Human trafficking is a blight that must be eradicated

January is National Slavery and Human Trafficking Prevention Month. The presidential proclamation serves, in part, to remind us that 150 years after our nation abolished the practice of legally enslaving others, the cruel practice exists today in the form of forced labor and sex trafficking.

This modern-day form of slavery continues in our own back yard in South Florida. In an effort to combat this problem, in 2007, the U.S. Attorney’s Office for Florida’s Southern District created a specialized section to handle these cases. Since then, our office has achieved remarkable success working with federal and state agencies to increase the number and impact of human-trafficking prosecutions: More than 50 cases and 89 offenders have faced federal charges since the unit was created.

The South Florida Human Trafficking and Minor Vice task forces have also done great work to raise public awareness and rescue victims. Still, the most vulnerable among us continue to be robbed of their dignity and opportunity for a better life. This is clearly demonstrated by some of our recent prosecutions involving victims who have been forced into prostitution and workers who have seen their hopes for a better life destroyed.

Among the offenders are Christopher Andrew Terry and Jennifer Rivera who, after sexually assaulting a 16-year-old girl in New York, drove the victim to Miami and coerced her to prostitute herself. The teenager was rescued by law enforcement. Terry and Rivera were convicted and sentenced to 292 months and 235 months in prison, respectively.

Another offender, Rashad Clark, picked up a 14-year-old female in West Palm Beach and took her to a motel, where he had sex with the minor, then began prostituting her. The 14-year-old, a runaway, was rescued from a motel room in West Palm Beach. Clark pleaded guilty and was sentenced to 136 months in prison.

Tedric Jameil Chin, who prostituted two young girls, 13 and 17, in Broward County was also prosecuted by the U.S. Attorney’s Office. At times, Chin hid under the bed while the girls engaged in sexual activity with customers. Chin was convicted and is scheduled to be sentenced on Feb. 13.

Children are not the only victims of human trafficking in South Florida. Just a few months ago, Mackenley Desir and Genet Rembert were convicted for prostituting two women, using threats and violence.

One of the victims described how Desir and Rembert locked her in a room, drugged her, sold her body and beat her. Desir was sentenced to life in prison, and Rembert was sentenced to 15 years.

Last month, the leader of a prostitution ring that operated in Australia, Dubai and Miami was charged. The case will soon be set for trial.

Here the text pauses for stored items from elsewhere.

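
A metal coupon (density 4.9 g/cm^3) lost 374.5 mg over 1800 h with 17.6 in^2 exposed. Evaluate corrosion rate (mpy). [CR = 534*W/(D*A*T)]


Apply the mpy weight-loss relation: CR = 534 * W / (D * A * T)
Numerator: 534 * 374.5 = 199983.0
Denominator: 4.9 * 17.6 * 1800 = 155232.0
CR = 199983.0 / 155232.0 = 1.28828 mpy

1.28828 mpy


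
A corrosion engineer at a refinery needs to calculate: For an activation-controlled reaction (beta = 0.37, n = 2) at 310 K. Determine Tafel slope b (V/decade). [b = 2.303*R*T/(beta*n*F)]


Apply the Tafel slope relation: b = 2.303*R*T/(beta*n*F)
Numerator: 2.303 * 8.314 * 310 = 5935.61
Denominator: 0.37 * 2 * 96485 = 71398.9
b = 5935.61 / 71398.9 = 0.083 V/decade

0.083 V/decade


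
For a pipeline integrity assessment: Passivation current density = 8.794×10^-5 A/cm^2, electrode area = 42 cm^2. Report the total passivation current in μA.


I = i_pass * A, then convert A → μA (×10^6)
I = 8.794×10^-5 * 42 * 10^6 = 3693.48 μA

3693.48 μA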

We also have many workers in South Florida who are vulnerable to exploitation. Sophia Manuel and Alfonso Baldonado, Jr., two owners of Quality Staffing Services Corp., a labor contracting service, pleaded guilty and were sentenced to 78 months and 51 months in prison, respectively, for conspiring to hold 39 Filipino nationals in forced labor to work in country clubs and hotels in the West Palm Beach area.

The defendants lied to the victims, who incurred exorbitant debts to pay recruitment fees. The defendants compelled the victims’ labor in South Florida by threatening to have them arrested and deported, knowing that the workers faced serious economic harm and possible incarceration for nonpayment of debts in the Philippines.

The exploitation of vulnerable victims must stop. Human trafficking is unacceptable in any civilized society. While I am proud of the progress we’ve made in recent years, there is more work to be done. But we cannot do it alone. We need South Floridians’ continued help. To report suspected human trafficking call the National Human Trafficking Resource Center Hotline at 1-888-373-7888.

Together, we can build on the progress we’ve made and eradicate this blight of human suffering and involuntary servitude.

Wifredo A. Ferrer is the U.S. attorney for the Southern District of Florida.